As for the effect of variety on specific gravity the results showed varying specific gravity across all the plant spacing used as shown in Table 5. This can be explained by the fact that different varieties have different specific gravities. Myhre (1959) in his studies on factors affecting specific gravity he concluded that different varieties have different specific gravity.
Dry matter percentage
The lower dry matter at the highest plant densities may have been caused by intra-competition among the plants. In similar studies Getachew et al. (2013), Vander Zaag et al. (1990) and Burton (1948), also found out that percentage dry matter increased with an increase in the plant spacing. Getachew et al. (2013) and Fonseka et al. (1996) pointed out that the fall in the percentage dry matter at very sparse densities after reaching its peak, in this case at 35 cm can be attributed to the minimum competition among the plants which then led to a continual growth of the vegetative parts thus leading to less assimilates being channeled to the tubers. Veeranna et al. (1997) (cited in Mutetwa, 2010) reported that growth parameters and dry matter accumulation were improved by wider plant spacing and this agrees with the findings of the study.
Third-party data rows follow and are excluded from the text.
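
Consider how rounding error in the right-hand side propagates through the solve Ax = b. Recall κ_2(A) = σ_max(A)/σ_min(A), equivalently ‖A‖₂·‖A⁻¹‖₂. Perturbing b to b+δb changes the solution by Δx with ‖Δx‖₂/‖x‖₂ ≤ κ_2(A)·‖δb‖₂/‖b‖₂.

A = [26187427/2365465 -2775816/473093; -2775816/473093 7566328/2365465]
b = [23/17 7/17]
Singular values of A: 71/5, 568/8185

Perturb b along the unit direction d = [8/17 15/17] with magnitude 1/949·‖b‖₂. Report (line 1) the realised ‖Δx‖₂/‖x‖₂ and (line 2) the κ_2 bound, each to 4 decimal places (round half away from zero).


0.0015
0.2156

from the listed singular values, σ₁ = 71/5, σ_n = 568/8185
κ_2(A) = (71/5) / (568/8185) = 204.6250
κ_2(A)·‖δb‖/‖b‖ = 0.2156
solve Ax = b  →  x = [6.8434 12.6818]
2-norm of b is 1.4142; of x, 14.4104
with δb = [0.0007 0.0013], A·Δx = δb → ‖Δx‖ = 0.0215
dividing the unrounded norms, ‖Δx‖/‖x‖ = 0.0015
realised/bound (from unrounded values) ≈ 0.0069


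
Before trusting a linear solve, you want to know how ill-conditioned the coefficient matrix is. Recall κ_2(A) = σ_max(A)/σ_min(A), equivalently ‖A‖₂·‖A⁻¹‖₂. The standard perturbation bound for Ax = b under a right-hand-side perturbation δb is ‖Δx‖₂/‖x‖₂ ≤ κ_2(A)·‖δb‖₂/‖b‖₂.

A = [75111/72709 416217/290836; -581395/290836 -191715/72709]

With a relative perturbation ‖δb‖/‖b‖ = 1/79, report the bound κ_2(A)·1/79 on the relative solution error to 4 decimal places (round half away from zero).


form AᵀA = [1481961049/292683664 123464202/18292729; 123464202/18292729 2634293601/292683664] with trace 2058127325/146341832 and determinant 87890625/4682938624
char-poly roots: 225/16 and 390625/292683664
κ = σ_max/σ_min = (15/4)/(625/17108) = 102.6480
κ_2(A)·‖δb‖/‖b‖ = 1.2993

1.2993


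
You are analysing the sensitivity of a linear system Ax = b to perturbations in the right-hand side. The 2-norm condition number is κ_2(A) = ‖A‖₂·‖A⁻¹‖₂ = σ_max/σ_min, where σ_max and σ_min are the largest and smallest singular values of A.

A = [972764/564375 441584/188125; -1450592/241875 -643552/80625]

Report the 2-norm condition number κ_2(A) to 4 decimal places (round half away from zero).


form AᵀA = [178596909712/4586675625 79374481472/1528891875; 79374481472/1528891875 35278028032/509630625] with trace 3968793296/36693405 and determinant 467943424/4586675625
solving λ² − 3968793296/36693405·λ + 467943424/4586675625 = 0 gives λ = 2704/25, 173056/183467025
so κ_2 = √((2704/25) / (173056/183467025)) = 338.6250

338.6250


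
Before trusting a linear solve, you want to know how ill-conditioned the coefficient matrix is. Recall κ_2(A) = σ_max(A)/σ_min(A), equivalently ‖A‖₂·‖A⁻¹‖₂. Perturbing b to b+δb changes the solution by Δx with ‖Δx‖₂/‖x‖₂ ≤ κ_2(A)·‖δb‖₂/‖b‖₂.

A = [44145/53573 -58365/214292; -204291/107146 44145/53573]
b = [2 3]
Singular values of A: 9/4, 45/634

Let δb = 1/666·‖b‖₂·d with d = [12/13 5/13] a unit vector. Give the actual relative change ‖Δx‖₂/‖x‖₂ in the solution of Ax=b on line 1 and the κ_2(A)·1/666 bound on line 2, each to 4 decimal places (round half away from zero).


0.0018
0.0476

largest singular value 9/4, smallest 45/634
κ = σ_max/σ_min = (9/4)/(45/634) = 31.7000
worst-case relative error ≤ 31.7000 × 1/666 = 0.0476
solve Ax = b  →  x = [15.4359 39.3573]
2-norm of b is 3.6056; of x, 42.2760
δb = ε·‖b‖·d = [0.0050 0.0021]; solving A·Δx = δb gives ‖Δx‖ = 0.0763
relative error = 0.0018
tightness: 0.0018 against a bound of 0.0476 (unrounded ratio ≈ 0.0379)


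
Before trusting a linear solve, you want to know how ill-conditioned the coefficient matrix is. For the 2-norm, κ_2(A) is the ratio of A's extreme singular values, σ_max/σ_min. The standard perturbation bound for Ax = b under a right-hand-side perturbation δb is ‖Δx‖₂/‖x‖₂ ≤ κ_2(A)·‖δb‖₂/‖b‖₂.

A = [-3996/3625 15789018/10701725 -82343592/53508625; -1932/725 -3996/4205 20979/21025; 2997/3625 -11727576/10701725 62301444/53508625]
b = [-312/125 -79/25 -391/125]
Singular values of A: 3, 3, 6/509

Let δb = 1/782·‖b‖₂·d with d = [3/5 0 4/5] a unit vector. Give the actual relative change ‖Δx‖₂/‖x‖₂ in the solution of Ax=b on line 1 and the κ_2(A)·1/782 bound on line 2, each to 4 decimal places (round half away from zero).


σ_max = 3, σ_min = 6/509
κ_2(A) = 3 / (6/509) = 254.5000
bound on ‖Δx‖/‖x‖: κ·ε = 254.5000·1/782 = 0.3254
solve Ax = b  →  x = [0.9540 -245.4150 -234.3476]
2-norm of b is 5.0990; of x, 339.3350
Δx = A⁻¹·δb where δb = 1/782·5.0990·d; ‖Δx‖ = 0.5532
realised ‖Δx‖/‖x‖ = 0.0016
realised/bound (from unrounded values) ≈ 0.0050

0.0016
0.3254


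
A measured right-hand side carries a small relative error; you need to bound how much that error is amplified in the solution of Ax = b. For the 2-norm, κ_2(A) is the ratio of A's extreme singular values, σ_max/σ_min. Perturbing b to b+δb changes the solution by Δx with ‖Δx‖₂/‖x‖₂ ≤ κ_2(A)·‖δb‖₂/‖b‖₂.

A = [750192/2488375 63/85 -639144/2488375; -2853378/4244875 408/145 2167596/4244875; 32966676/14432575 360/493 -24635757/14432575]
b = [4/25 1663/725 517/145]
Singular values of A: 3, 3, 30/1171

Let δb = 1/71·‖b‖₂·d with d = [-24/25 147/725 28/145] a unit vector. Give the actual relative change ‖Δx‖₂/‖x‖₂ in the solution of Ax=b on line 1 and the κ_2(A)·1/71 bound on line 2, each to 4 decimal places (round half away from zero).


0.0597
1.6493

largest singular value 3, smallest 30/1171
κ = σ_max/σ_min = 3/(30/1171) = 117.1000
κ_2(A)·‖δb‖/‖b‖ = 1.6493
solve Ax = b  →  x = [24.1573 1.0196 30.6737]
‖b‖₂ = 4.2426 and ‖x‖₂ = 39.0575
re-solving with b+δb shifts x by Δx of norm 2.3325
relative error = 0.0597
so the bound overstates the realised error by a factor of ≈ 27.6178 (computed from the unrounded values)


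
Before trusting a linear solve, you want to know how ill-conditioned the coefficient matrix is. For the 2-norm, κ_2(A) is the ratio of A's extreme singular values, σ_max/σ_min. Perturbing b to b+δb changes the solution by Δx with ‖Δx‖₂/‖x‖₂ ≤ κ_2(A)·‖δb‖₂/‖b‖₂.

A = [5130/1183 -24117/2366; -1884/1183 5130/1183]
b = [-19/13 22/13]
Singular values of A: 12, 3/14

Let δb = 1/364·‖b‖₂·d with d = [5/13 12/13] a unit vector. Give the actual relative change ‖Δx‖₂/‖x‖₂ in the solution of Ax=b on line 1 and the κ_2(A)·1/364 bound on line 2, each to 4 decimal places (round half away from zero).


0.0061
0.1538

σ_max = 12, σ_min = 3/14
condition number: 12 ÷ (3/14) = 56.0000
perturbation bound = 56.0000·1/364 = 0.1538
solve Ax = b  →  x = [4.2436 1.9487]
‖b‖ = 2.2361, ‖x‖ = 4.6696
re-solving with b+δb shifts x by Δx of norm 0.0287
dividing the unrounded norms, ‖Δx‖/‖x‖ = 0.0061
realised/bound (from unrounded values) ≈ 0.0399


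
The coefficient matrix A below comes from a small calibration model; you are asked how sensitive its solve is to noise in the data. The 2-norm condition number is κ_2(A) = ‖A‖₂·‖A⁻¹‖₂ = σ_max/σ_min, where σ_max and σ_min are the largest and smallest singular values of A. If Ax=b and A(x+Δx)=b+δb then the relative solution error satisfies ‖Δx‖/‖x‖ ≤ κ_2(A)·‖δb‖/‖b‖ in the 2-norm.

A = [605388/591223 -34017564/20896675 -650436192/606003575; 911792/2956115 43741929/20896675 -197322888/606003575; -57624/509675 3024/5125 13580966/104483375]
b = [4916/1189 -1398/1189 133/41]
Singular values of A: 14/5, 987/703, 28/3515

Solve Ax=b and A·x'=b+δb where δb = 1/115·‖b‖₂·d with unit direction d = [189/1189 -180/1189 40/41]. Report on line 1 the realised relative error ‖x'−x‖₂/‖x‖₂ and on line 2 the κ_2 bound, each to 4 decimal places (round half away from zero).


0.0117
3.0565

from the listed singular values, σ₁ = 14/5, σ_n = 28/3515
κ = σ_max/σ_min = (14/5)/(28/3515) = 351.5000
worst-case relative error ≤ 351.5000 × 1/115 = 3.0565
solve Ax = b  →  x = [364.7707 -0.6297 345.0979]
‖b‖₂ = 5.3852 and ‖x‖₂ = 502.1460
re-solving with b+δb shifts x by Δx of norm 5.8785
relative error = 0.0117
tightness: 0.0117 against a bound of 3.0565 (unrounded ratio ≈ 0.0038)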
This explains why there was higher dry matter percentage as those varieties that had more leaf counts have the capacity to carry out more photosynthesis and were able to produce more assimilates which were then channeled to the sinks below ground. Wurr (1974) in similar studies found out, as we did, that tuber dry-matter percentage was varietal.
In this study we showed many important findings: In general, plant height increased progressively with increase in intra-row spacing depending on variety while leafiness was generally lower at the lowest plant spacing for all varieties although all varieties showed a progressive increase in leafiness with increase in intra-row spacing length. Generally the proportion of small sized tubers increased with increase in plant density but varieties differed in this response while there was no consistent trend with regard to medium tubers, with some varieties showing more medium tubers as plant density decreased. Reducing the plant population resulted in an increase in the proportion of the large sized tubers and this applied to all the three varieties and the proportion of oversized tubers was high at the 35 cm only for some varieties and not others. The number of stems per plant was influenced significantly by both variety and plant spacing while the tuber density decreased with increase in spacing for all varieties but more so for Mnandi than for the other two varieties. The total yield and marketable yield rose with a decrease in plant population, reaching a peak at the standard spacing of 30 cm. As for specific gravity there was a significant interaction between the variety and plant spacing. Generally there was a rise in specific gravity up until it reached a peak at the standard spacing of 30 cm and a further increase in in-row spacing led to a fall in specific gravity. Lastly dry matter was affected differently for the different varieties.